Más allá del anuncio, lo importante es lo que puede significar sobre el terreno. España arrastra desde hace años un problema estructural en la atención a la dependencia: listas de espera largas, diferencias entre comunidades y una financiación que ha recaído con frecuencia en exceso sobre las autonomías y las familias. La reforma busca corregir ese desequilibrio y acelerar la respuesta pública en un país que envejece a gran velocidad. Si el dinero llega donde debe y a tiempo, el efecto no será solo administrativo: puede traducirse en más auxiliares, más centros, más atención domiciliaria y menos familias atrapadas en la espera o forzadas a asumir cuidados sin apoyo suficiente.

El paquete aprobado también introduce cambios en discapacidad que apuntan a simplificar el acceso a derechos. La accesibilidad universal pasa a ser reconocida como un derecho, se refuerza la autonomía personal y se desarrolla el nuevo artículo 49 de la Constitución.

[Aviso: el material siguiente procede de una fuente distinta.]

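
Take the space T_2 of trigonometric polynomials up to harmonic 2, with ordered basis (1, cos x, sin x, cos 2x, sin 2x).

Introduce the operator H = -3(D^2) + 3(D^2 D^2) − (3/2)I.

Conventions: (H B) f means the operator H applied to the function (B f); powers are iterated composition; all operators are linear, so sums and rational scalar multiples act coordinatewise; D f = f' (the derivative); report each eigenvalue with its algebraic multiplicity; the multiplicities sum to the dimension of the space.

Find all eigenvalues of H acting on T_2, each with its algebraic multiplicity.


λ = -3/2 (multiplicity 1), λ = 9/2 (multiplicity 2), λ = 117/2 (multiplicity 2)

image of 1: -3/2
image of cos x: (9/2)cos x
image of sin x: (9/2)sin x
image of cos 2x: (117/2)cos 2x
image of sin 2x: (117/2)sin 2x
the matrix is diagonal; its diagonal is (-3/2, 9/2, 9/2, 117/2, 117/2)
for a triangular matrix the eigenvalues are the diagonal entries, with algebraic multiplicity their repetition count


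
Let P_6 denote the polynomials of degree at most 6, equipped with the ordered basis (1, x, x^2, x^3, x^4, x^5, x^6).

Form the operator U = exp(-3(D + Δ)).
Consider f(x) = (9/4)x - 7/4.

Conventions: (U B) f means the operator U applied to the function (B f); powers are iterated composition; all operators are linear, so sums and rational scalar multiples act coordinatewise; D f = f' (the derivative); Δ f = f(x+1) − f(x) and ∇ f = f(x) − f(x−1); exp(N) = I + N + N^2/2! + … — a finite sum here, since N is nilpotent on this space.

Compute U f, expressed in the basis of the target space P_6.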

Además, se intenta desatascar la burocracia con un sistema más ágil de reconocimiento: quienes tengan grado I de dependencia obtendrán automáticamente un 33 % de discapacidad, mientras que las personas con grado II o III podrán ser reconocidas con un 65 %, lo que debería reducir tiempos de espera y papeleo. En un país donde el envejecimiento, la cronicidad y la dependencia ya son una cuestión de política pública de primer orden, la clave no será solo cuánto promete el Gobierno, sino si las comunidades autónomas tienen capacidad real para convertir esa inyección histórica en cuidados efectivos.